En refermant Je me voyage, j’éprouvais un profond sentiment de gratitude envers la vie pour avoir prêté existence à Julia Kristeva. À cette personne éblouissante, dont l’œuvre et la biographie démontrent le lien inextricable qui unit intelligence, connaissance et culture, quand ces trois fondements de l’histoire humaine sont sources d’essor et de dépassement, et non d’ensevelissement dans la haine et les guerres qu’elle suscite.
Julia Kristeva a eu la chance de naître et de grandir dans une famille qui attachait plus d’importance à la richesse intellectuelle qu’aux biens matériels, tout en appréciant ceux-ci à leur juste valeur, celle qui, justement, permettait de se libérer des besoins immédiats. Son premier éblouissement, alors qu’elle était à peine âgée de trois ans, a été la réponse de sa mère à la question posée sur ce qui était la plus grande rapidité des moyens de transport. « C’est la pensée », avait répondu celle-ci.
Julia Kristeva est l’épouse de Philippe Sollers, le penseur et, donc, l’écrivain typique du XXe siècle, puisque la pensée est au cours de ce siècle le socle des grandes œuvres dont celles des Sartre, Proust, Camus, Beauvoir, Gary, Duras, Barthes et tutti quanti, sans oublier nos Hubert Aquin, Louky Bersianik et Victor-Lévy Beaulieu.
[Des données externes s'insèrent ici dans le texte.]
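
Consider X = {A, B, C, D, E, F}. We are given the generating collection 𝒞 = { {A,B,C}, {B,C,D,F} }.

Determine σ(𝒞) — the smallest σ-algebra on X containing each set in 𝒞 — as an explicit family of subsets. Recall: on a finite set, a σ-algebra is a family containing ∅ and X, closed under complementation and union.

σ(𝒞) (16 sets): { {}, {A}, {E}, {A,E}, {B,C}, {D,F}, {A,B,C}, {A,D,F}, {B,C,E}, {D,E,F}, {A,B,C,E}, {A,D,E,F}, {B,C,D,F}, {A,B,C,D,F}, {B,C,D,E,F}, X }

Working:
Take S₀ = 𝒞 ∪ {∅, X} = { {}, {A,B,C}, {B,C,D,F}, X }.
Pass 1 adds 3:
  {A,E}  = {B,C,D,F}ᶜ
  {D,E,F}  = {A,B,C}ᶜ
  {A,B,C,D,F}  = {B,C,D,F} ∪ {A,B,C}
  |family| = 7
Pass 2 (4 new):
  {E}  = {A,B,C,D,F}ᶜ
  {A,B,C,E}  = {A,B,C} ∪ {A,E}
  {A,D,E,F}  = {A,E} ∪ {D,E,F}
  {B,C,D,E,F}  = {B,C,D,F} ∪ {D,E,F}
  |family| = 11
Pass 3 (3 new):
  {A}  = {B,C,D,E,F}ᶜ
  {B,C}  = {A,D,E,F}ᶜ
  {D,F}  = {A,B,C,E}ᶜ
  |family| = 14
Pass 4. New:
  {A,D,F}  = {D,F} ∪ {A}
  {B,C,E}  = {B,C} ∪ {E}
  |family| = 16
Pass 5: no new sets; the family is a σ-algebra.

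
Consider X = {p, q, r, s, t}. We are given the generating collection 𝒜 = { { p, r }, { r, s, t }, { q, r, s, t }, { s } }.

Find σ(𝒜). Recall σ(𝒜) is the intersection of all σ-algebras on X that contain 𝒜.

Answer: σ(𝒜) = { {}, { p }, { q }, { r }, { s }, { t }, { p, q }, { p, r }, { p, s }, { p, t }, { q, r }, { q, s }, { q, t }, { r, s }, { r, t }, { s, t }, { p, q, r }, { p, q, s }, { p, q, t }, { p, r, s }, { p, r, t }, { p, s, t }, { q, r, s }, { q, r, t }, { q, s, t }, { r, s, t }, { p, q, r, s }, { p, q, r, t }, { p, q, s, t }, { p, r, s, t }, { q, r, s, t }, X }

Working:
Seed the family with 𝒜 together with ∅ and X: { {}, { s }, { p, r }, { r, s, t }, { q, r, s, t }, X }.
Pass 1: +6 →
  { p }  = X∖{ q, r, s, t }
  { p, q }  = X∖{ r, s, t }
  { p, r, s }  = { p, r } ∪ { s }
  { q, s, t }  = X∖{ p, r }
  { p, q, r, t }  = X∖{ s }
  { p, r, s, t }  = { r, s, t } ∪ { p, r }
  [12 total]
Pass 2 (7 new):
  { q }  = X∖{ p, r, s, t }
  { p, s }  = { s } ∪ { p }
  { q, t }  = X∖{ p, r, s }
  { p, q, r }  = { p, q } ∪ { p, r }
  { p, q, s }  = { p, q } ∪ { s }
  { p, q, r, s }  = { p, q } ∪ { p, r, s }
  { p, q, s, t }  = { p, q } ∪ { q, s, t }
  [19 total]
Pass 3. New:
  { r }  = X∖{ p, q, s, t }
  { t }  = X∖{ p, q, r, s }
  { q, s }  = { q } ∪ { s }
  { r, t }  = X∖{ p, q, s }
  { s, t }  = X∖{ p, q, r }
  { p, q, t }  = { q, t } ∪ { p, q }
  { q, r, t }  = X∖{ p, s }
  [26 total]
Pass 4. New:
  { p, t }  = { t } ∪ { p }
  { q, r }  = { q } ∪ { r }
  { r, s }  = X∖{ p, q, t }
  { p, r, t }  = X∖{ q, s }
  { p, s, t }  = { t } ∪ { p, s }
  { q, r, s }  = { r } ∪ { q, s }
  [32 total]
Pass 5: closed — nothing new.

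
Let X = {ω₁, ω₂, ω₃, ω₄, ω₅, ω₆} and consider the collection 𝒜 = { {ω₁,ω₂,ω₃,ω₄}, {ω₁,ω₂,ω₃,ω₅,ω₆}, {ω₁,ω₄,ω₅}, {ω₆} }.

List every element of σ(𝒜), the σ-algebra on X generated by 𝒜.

σ(𝒜) = { ∅, {ω₁}, {ω₄}, {ω₅}, {ω₆}, {ω₁,ω₄}, {ω₁,ω₅}, {ω₁,ω₆}, {ω₂,ω₃}, {ω₄,ω₅}, {ω₄,ω₆}, {ω₅,ω₆}, {ω₁,ω₂,ω₃}, {ω₁,ω₄,ω₅}, {ω₁,ω₄,ω₆}, {ω₁,ω₅,ω₆}, {ω₂,ω₃,ω₄}, {ω₂,ω₃,ω₅}, {ω₂,ω₃,ω₆}, {ω₄,ω₅,ω₆}, {ω₁,ω₂,ω₃,ω₄}, {ω₁,ω₂,ω₃,ω₅}, {ω₁,ω₂,ω₃,ω₆}, {ω₁,ω₄,ω₅,ω₆}, {ω₂,ω₃,ω₄,ω₅}, {ω₂,ω₃,ω₄,ω₆}, {ω₂,ω₃,ω₅,ω₆}, {ω₁,ω₂,ω₃,ω₄,ω₅}, {ω₁,ω₂,ω₃,ω₄,ω₆}, {ω₁,ω₂,ω₃,ω₅,ω₆}, {ω₂,ω₃,ω₄,ω₅,ω₆}, X }

Check:
Begin from { ∅, {ω₆}, {ω₁,ω₄,ω₅}, {ω₁,ω₂,ω₃,ω₄}, {ω₁,ω₂,ω₃,ω₅,ω₆}, X } (that is, 𝒜 plus ∅ and X).
Pass 1 (6 new):
  {ω₄}  = ᶜ of {ω₁,ω₂,ω₃,ω₅,ω₆}
  {ω₅,ω₆}  = ᶜ of {ω₁,ω₂,ω₃,ω₄}
  {ω₂,ω₃,ω₆}  = ᶜ of {ω₁,ω₄,ω₅}
  {ω₁,ω₄,ω₅,ω₆}  = {ω₁,ω₄,ω₅} ∪ {ω₆}
  {ω₁,ω₂,ω₃,ω₄,ω₅}  = ᶜ of {ω₆}
  {ω₁,ω₂,ω₃,ω₄,ω₆}  = {ω₁,ω₂,ω₃,ω₄} ∪ {ω₆}
  — 12 sets.
Pass 2 adds 6:
  {ω₅}  = ᶜ of {ω₁,ω₂,ω₃,ω₄,ω₆}
  {ω₂,ω₃}  = ᶜ of {ω₁,ω₄,ω₅,ω₆}
  {ω₄,ω₆}  = {ω₆} ∪ {ω₄}
  {ω₄,ω₅,ω₆}  = {ω₅,ω₆} ∪ {ω₄}
  {ω₂,ω₃,ω₄,ω₆}  = {ω₂,ω₃,ω₆} ∪ {ω₄}
  {ω₂,ω₃,ω₅,ω₆}  = {ω₅,ω₆} ∪ {ω₂,ω₃,ω₆}
  — 18 sets.
Pass 3 adds 8:
  {ω₁,ω₄}  = ᶜ of {ω₂,ω₃,ω₅,ω₆}
  {ω₁,ω₅}  = ᶜ of {ω₂,ω₃,ω₄,ω₆}
  {ω₄,ω₅}  = {ω₄} ∪ {ω₅}
  {ω₁,ω₂,ω₃}  = ᶜ of {ω₄,ω₅,ω₆}
  {ω₂,ω₃,ω₄}  = {ω₂,ω₃} ∪ {ω₄}
  {ω₂,ω₃,ω₅}  = {ω₂,ω₃} ∪ {ω₅}
  {ω₁,ω₂,ω₃,ω₅}  = ᶜ of {ω₄,ω₆}
  {ω₂,ω₃,ω₄,ω₅,ω₆}  = {ω₂,ω₃} ∪ {ω₄,ω₅,ω₆}
  — 26 sets.
Pass 4. New:
  {ω₁}  = ᶜ of {ω₂,ω₃,ω₄,ω₅,ω₆}
  {ω₁,ω₄,ω₆}  = ᶜ of {ω₂,ω₃,ω₅}
  {ω₁,ω₅,ω₆}  = ᶜ of {ω₂,ω₃,ω₄}
  {ω₁,ω₂,ω₃,ω₆}  = ᶜ of {ω₄,ω₅}
  {ω₂,ω₃,ω₄,ω₅}  = {ω₂,ω₃,ω₄} ∪ {ω₅}
  — 31 sets.
Pass 5: 1 new —
  {ω₁,ω₆}  = ᶜ of {ω₂,ω₃,ω₄,ω₅}
  — 32 sets.
Pass 6: closed — nothing new.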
Je me voyage est l’œuvre d’une fulguration durable, éprouvée dès son arrivée à Paris, alors qu’elle était dans la jeune vingtaine et qu’elle a eu la chance d’être immédiatement intégrée dans le groupe des intellectuels de « Tel quel ». Cette fulguration est la découverte sans cesse renouvelée et approfondie, bouleversante, de l’immense richesse de la culture française, depuis Villon jusqu’à Mallarmé, depuis Montaigne jusqu’à Lacan, depuis Molière jusqu’à Jouvet.
Il n’est pas un sujet qu’elle n’aborde sans le situer dans son contexte historique, scientifique, culturel. La lire, c’est pour ainsi dire découvrir ou revisiter le monde.
Kristeva est la psychanalyste la plus connue et appréciée de notre monde actuel. On dit même qu’elle en est la plus grande intellectuelle. C’est également une féministe engagée. On peut lire sur Wikipédia qu’en 2008, elle a créé à l’occasion du 100e anniversaire de la naissance de Simone de Beauvoir le prix Simone de Beauvoir pour la liberté des femmes, récompensant l’œuvre et l’action de personnes contribuant à promouvoir la liberté des femmes dans le monde.
Avant tout, Kristeva est une femme d’une belle vitalité, une grande amoureuse et une mère attentive, dévouée à son fils David, souffrant d’une légère déficience mentale.
Malheureusement, et c’est non seulement déplorable, mais incompréhensible, en ce temps de diffusion illimitée des savoirs, Kristeva ne connaît pas le Québec. Pourtant, elle est l’invitée principale de multiples conférences et colloques des institutions américaines du nord-est des États-Unis, nos voisines et inspiratrices.
Nous ignore-t-elle parce qu’on l’ignore ? J’ose croire que non, la plaçant au-dessus de ces mesquineries. Il n’empêche que sa méconnaissance de l’existence d’une importante nation de langue et de culture françaises en Amérique me trouble. Peut-être est-ce son interlocuteur, un psychanalyste dénommé Samuel Dock, qui dans son ignorance de ce qui ne relève pas strictement de l’institution psychanalytique française a oublié de l’orienter vers d’autres cieux.
Pourtant, on peut lire sur la quatrième de couverture de l’ouvrage : « Par delà la genèse d’une œuvre et de sa philosophie, c’est une vitalité existentielle, à l’affût des mutations historiques de notre monde, que nous communiquent ces Mémoires sous forme d’entretiens ».
L’édition est riche, comprenant neuf pages de photographies inédites montrant l’auteure avec sa mère, son père, sa sœur, puis avec Sollers et leur fils. Aussi avec des personnalités qui ont reconnu immédiatement la valeur immense de son œuvre : les Václav Havel et Benoît XVI, pour ne nommer que ceux-là, sans pourtant oublier le prince de Norvège qui lui remet, en 2004, le prix Holberg, ni non plus Jacques Chirac, qui lui remet l’ordre du Mérite, la même année.
Bref, Je me voyage est un ouvrage à lire pour la richesse des connaissances qu’il relève et révèle, qui ont marqué l’imaginaire du XXe siècle. Donc sa créativité.
Je veux souligner, en conclusion de ce texte, que Kristeva n’est pas qu’une théoricienne et praticienne de la psychanalyse, mais une grande romancière, auteure, entre autres, de L’horloge enchantée paru en 2015.